Of course, as we Teslophiles constantly remind those who are confused by the company’s colossal stock market valuation, Tesla isn’t merely an automaker, but also a tech firm, and tech firms are expected to move at hyper-speed (which Tesla often does — see the Shanghai Gigafactory and the firmware update that improved Model 3’s braking performance).

However, some may be surprised to learn that tech giants don’t always turn on a dime — they sometimes play quite a long game indeed. Furthermore, the true disruptors aren’t afraid to branch out into lines of business that seem (to lesser imaginations) distant from their core fields.

Daniel Newman, writing in MarketWatch, tells some interesting stories about Apple, Nvidia, Qualcomm, Amazon and Microsoft, all of which have sometimes disappointed investors by making unexpected moves, the wisdom of which was only proven years later.

“Apple constantly went against the grain,” Newman writes. At a time when network effects and the power of standard platforms were the talk of the Valley, Apple’s closed ecosystem was always controversial, and it took years for people to realize how “extremely sticky” it was for users. Like Tesla, Apple “focused on building products that customers loved to use,” and it built ecosystems for music and apps that are now bringing in steady revenue streams from high-margin services. Tesla hopes to do something similar with Autopilot, which it has hinted will become a subscription-based system, culminating in a global network of Robotaxis.

Qualcomm operated at a loss for much of the 1990s, thanks to its relentless investment in R&D into CDMA technologies for cell phone networks. Today the company’s tech is found in almost every mobile device in the world. “This business model requires investing in R&D years ahead of new standards and risking big dollars to reap the rewards of being on the front edge,” Newman writes. Just as Qualcomm foresaw that wireless tech would be the enabler for the next tech wave, Tesla understands that battery tech is the key to tomorrow’s clean energy and transport ecosystem, and it’s investing whatever it takes to stay on top.
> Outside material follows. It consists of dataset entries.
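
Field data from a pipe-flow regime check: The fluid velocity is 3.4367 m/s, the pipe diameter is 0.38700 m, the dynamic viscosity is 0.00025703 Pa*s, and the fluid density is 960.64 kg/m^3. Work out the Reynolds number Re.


Re = rho * vel * D / mu
Re = 960.64 * 3.4367 * 0.38700 / 0.00025703
Re = 4.9708e+06


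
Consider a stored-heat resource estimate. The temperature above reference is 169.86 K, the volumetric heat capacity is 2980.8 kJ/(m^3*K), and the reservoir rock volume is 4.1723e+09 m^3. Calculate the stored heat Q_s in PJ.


Q_s = Vr * rhoc * dT / 1e12
Q_s = 4.1723e+09 * 2980.8 * 169.86 / 1e12
Q_s = 2112.5 PJ


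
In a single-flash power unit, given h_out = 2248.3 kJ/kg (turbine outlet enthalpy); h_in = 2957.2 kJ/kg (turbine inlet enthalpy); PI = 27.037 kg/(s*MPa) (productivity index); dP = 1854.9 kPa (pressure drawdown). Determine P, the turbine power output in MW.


Step 1: mdot = PI * dP / 1000 = 27.037 * 1854.9 / 1000 = 50.15093 kg/s
Step 2: P = mdot*(h_in - h_out)/1000 = 50.15093*(2957.2 - 2248.3)/1000 = 35.552 MW
P = 35.552 MW


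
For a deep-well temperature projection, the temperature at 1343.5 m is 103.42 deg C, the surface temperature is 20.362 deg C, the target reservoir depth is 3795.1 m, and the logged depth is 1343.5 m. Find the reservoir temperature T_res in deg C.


Step 1: grad = (T_d1 - T_surf)/d1 * 1000 = (103.42 - 20.362)/1343.5 * 1000 = 61.82211 deg C/km
Step 2: T_res = T_surf + grad*d2/1000 = 20.362 + 61.82211*3795.1/1000 = 254.98 deg C
T_res = 254.98 deg C


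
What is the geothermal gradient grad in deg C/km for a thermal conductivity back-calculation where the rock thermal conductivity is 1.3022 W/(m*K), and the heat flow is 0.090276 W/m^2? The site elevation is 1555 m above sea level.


grad = q / k * 1000
grad = 0.090276 / 1.3022 * 1000
grad = 69.326 deg C/km


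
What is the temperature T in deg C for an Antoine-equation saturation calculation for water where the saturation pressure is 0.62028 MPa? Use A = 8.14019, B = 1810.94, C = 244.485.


T = B / (A - log10(P_sat * 760 / 0.101325)) - C
T = 1810.94 / (8.14019 - log10(0.62028 * 760 / 0.101325)) - 244.485
T = 160.42 deg C


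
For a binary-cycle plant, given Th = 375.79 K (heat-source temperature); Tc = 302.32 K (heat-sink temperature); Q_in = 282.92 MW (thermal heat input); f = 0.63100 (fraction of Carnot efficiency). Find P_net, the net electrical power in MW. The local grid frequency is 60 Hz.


Step 1: eta = (1 - Tc/Th)*f = (1 - 302.32/375.79)*0.631 = 0.1233656
Step 2: P_net = eta * Q_in = 0.1233656 * 282.92 = 34.903 MW
P_net = 34.903 MW


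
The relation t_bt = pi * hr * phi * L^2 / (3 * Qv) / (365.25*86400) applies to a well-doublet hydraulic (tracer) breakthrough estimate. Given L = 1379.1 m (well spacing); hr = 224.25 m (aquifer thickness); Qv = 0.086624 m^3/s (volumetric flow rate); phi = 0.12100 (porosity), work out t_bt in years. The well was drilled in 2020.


t_bt = pi * hr * phi * L^2 / (3 * Qv) / (365.25*86400)
t_bt = pi * 224.25 * 0.12100 * 1379.1^2 / (3 * 0.086624) / (365.25*86400)
t_bt = 19.770 years


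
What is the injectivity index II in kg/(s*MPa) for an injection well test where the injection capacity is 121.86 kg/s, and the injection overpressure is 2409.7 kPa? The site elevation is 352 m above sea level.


II = mdot * 1000 / dP
II = 121.86 * 1000 / 2409.7
II = 50.571 kg/(s*MPa)


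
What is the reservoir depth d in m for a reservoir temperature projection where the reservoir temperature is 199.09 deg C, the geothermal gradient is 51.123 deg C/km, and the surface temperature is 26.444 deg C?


d = (T_res - T_surf) / grad * 1000
d = (199.09 - 26.444) / 51.123 * 1000
d = 3377.1 m


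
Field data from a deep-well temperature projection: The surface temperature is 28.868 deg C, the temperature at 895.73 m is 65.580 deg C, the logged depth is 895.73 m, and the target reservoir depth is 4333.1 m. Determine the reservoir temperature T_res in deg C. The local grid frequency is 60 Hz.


Step 1: grad = (T_d1 - T_surf)/d1 * 1000 = (65.58 - 28.868)/895.73 * 1000 = 40.98556 deg C/km
Step 2: T_res = T_surf + grad*d2/1000 = 28.868 + 40.98556*4333.1/1000 = 206.46 deg C
T_res = 206.46 deg C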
Microsoft made a very risky shift to cloud computing, disrupting its own licensing business, which was a steady money-maker but a vestige of the past (any lessons here for Big Auto?). Newman notes that the Seattle superstar revamped its business model in almost every area of its operation. “Short term, the risks were big and there was a lot of uncertainty [but] thinking long was the right strategy.” Microsoft’s market cap has quadrupled in the past five years.
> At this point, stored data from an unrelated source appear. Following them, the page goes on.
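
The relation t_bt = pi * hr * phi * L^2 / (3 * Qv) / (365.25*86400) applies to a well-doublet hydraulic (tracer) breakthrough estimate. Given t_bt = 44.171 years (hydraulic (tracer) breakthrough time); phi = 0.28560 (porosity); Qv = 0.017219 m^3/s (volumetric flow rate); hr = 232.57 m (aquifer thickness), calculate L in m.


L = sqrt(t_bt*365.25*86400*3*Qv / (pi*hr*phi))
L = sqrt(44.171*365.25*86400*3*0.017219 / (pi*232.57*0.28560))
L = 587.43 m


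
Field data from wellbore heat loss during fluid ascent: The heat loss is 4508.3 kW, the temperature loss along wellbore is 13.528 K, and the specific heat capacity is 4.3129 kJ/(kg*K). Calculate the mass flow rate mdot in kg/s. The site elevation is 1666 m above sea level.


mdot = Q_loss / (cp * dT)
mdot = 4508.3 / (4.3129 * 13.528)
mdot = 77.270 kg/s


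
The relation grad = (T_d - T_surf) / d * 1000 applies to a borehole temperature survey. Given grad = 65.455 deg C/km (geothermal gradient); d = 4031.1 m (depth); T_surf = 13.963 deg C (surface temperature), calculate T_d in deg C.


T_d = T_surf + grad * d / 1000
T_d = 13.963 + 65.455 * 4031.1 / 1000
T_d = 277.82 deg C


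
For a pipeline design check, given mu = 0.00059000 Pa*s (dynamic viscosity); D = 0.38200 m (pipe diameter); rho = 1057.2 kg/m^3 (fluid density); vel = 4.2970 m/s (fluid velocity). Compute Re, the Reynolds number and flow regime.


Step 1: Re = rho*vel*D/mu = 1057.2*4.297*0.382/0.00059 = 2.9413e+06
Step 2: Re = 2.9413e+06 > 4000, so flow is turbulent.
Re = 2.9413e+06 (turbulent)


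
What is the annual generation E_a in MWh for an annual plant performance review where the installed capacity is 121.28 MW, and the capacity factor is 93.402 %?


E_a = CF / 100 * cap * 8760
E_a = 93.402 / 100 * 121.28 * 8760
E_a = 9.9231e+05 MWh


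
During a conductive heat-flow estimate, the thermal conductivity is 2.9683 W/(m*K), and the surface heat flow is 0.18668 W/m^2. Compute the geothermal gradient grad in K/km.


grad = q * 1000 / k
grad = 0.18668 * 1000 / 2.9683
grad = 62.89122 deg C/km
Convert: 62.89122 deg C/km * 1.0 = 62.891 K/km
grad = 62.891 K/km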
Amazon’s move into cloud services raised a lot of eyebrows back in the day, but the segment now accounts for around 60% of the company’s profits. The strategy offers a striking parallel with Tesla’s focus on vehicle autonomy, and not only because it seems to represent branching out into a field that’s only indirectly related to the company’s core business. Amazon opportunistically found a way to monetize its excess computing capacity, “a long bet, and one that many investors probably didn’t understand at the time,” as Newman writes. Tesla is doing a similar thing by using the huge library of real-world driving data generated by its vehicles to refine its Autopilot system.
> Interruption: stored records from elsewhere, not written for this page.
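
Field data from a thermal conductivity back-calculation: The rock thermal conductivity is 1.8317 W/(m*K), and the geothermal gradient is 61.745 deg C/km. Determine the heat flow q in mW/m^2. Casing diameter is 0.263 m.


q = k * grad / 1000
q = 1.8317 * 61.745 / 1000
q = 0.1130983 W/m^2
Convert: 0.1130983 W/m^2 * 1000.0 = 113.10 mW/m^2
q = 113.10 mW/m^2


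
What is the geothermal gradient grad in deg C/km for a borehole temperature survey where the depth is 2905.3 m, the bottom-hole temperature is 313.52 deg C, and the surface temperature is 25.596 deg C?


grad = (T_d - T_surf) / d * 1000
grad = (313.52 - 25.596) / 2905.3 * 1000
grad = 99.103 deg C/km


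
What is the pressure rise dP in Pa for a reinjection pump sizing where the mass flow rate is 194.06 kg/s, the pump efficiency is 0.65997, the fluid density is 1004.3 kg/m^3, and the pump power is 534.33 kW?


dP = P_pump * rho * eta / mdot
dP = 534.33 * 1004.3 * 0.65997 / 194.06
dP = 1824.993 kPa
Convert: 1824.993 kPa * 1000.0 = 1.8250e+06 Pa
dP = 1.8250e+06 Pa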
Superficial observers may expect tech companies to focus on the short term — after all, they disrupt, they innovate, they “move fast and break things.” However, as Mr. Newman has insightfully pointed out, the true tech giants understand the fundamental importance of the long game. This won’t be news to anyone at Tesla. The company is now poised to deliver an EV that will end the reign of gasoline in 2023 — exactly 20 years after Elon, Martin, Marc, JB and Ian formulated their famous three-stage Master Plan to do just that.